Thought i would toss this up....caught a reasonable sale at Cash and Carry 5lb logs of Monterey Jack, Pepper Jack, Colby, Sharp Cheddar for $12.49. it is their house brand but i have used it many times with excelent results. 5lb Tillamook medium cheddar for 13.88. then off to Costco ......what a zoo today but my wife pointed out they had Bandon Cheese (sharp Cheddar) 2 1/2lb logs at 5.99 unheard of in these parts price wise. so now it is going to be off to the smoker shortly, 60 plus pounds acumulated for the holidays including the blues and the gorganzola. will follow with Q-view as we progress

tom


----------



## themule69 (Nov 16, 2013)

Tom nice score. I'm always looking for cheese sells.

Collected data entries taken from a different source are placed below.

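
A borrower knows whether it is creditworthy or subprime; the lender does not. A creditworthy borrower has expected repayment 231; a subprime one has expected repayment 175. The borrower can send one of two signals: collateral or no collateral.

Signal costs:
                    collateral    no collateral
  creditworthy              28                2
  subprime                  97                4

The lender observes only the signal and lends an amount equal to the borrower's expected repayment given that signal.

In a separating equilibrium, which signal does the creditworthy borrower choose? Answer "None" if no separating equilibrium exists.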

To bad they don't have Cash and Carry here
	

	
	
		
		



		
			






Happy smoken.

David


----------



## oregon smoker (Nov 16, 2013)

david,

cash and carry is also part of smart and final fyi. but check your costo as well their tillamook is usually fair only it is mild instead of sharp but still with a apple smoke for my average 4 hr no one that visits can detect the different cheese (one from the other) i was suprised to see the bandon cheese today at costco but my wife said it has been there for awhile. do do the math and they seem to run about 2.50lb which sadly today is a bargain.

tom


----------



## themule69 (Nov 16, 2013)

Oregon Smoker said:


> david,
> 
> cash and carry is also part of smart and final fyi. but check your costo as well their tillamook is usually fair only it is mild instead of sharp but still with a apple smoke for my average 4 hr no one that visits can detect the different cheese (one from the other) i was suprised to see the bandon cheese today at costco but my wife said it has been there for awhile. do do the math and they seem to run about 2.50lb which sadly today is a bargain.
> 
> tom


Thanks Tom

 We don't have that around here.

David


----------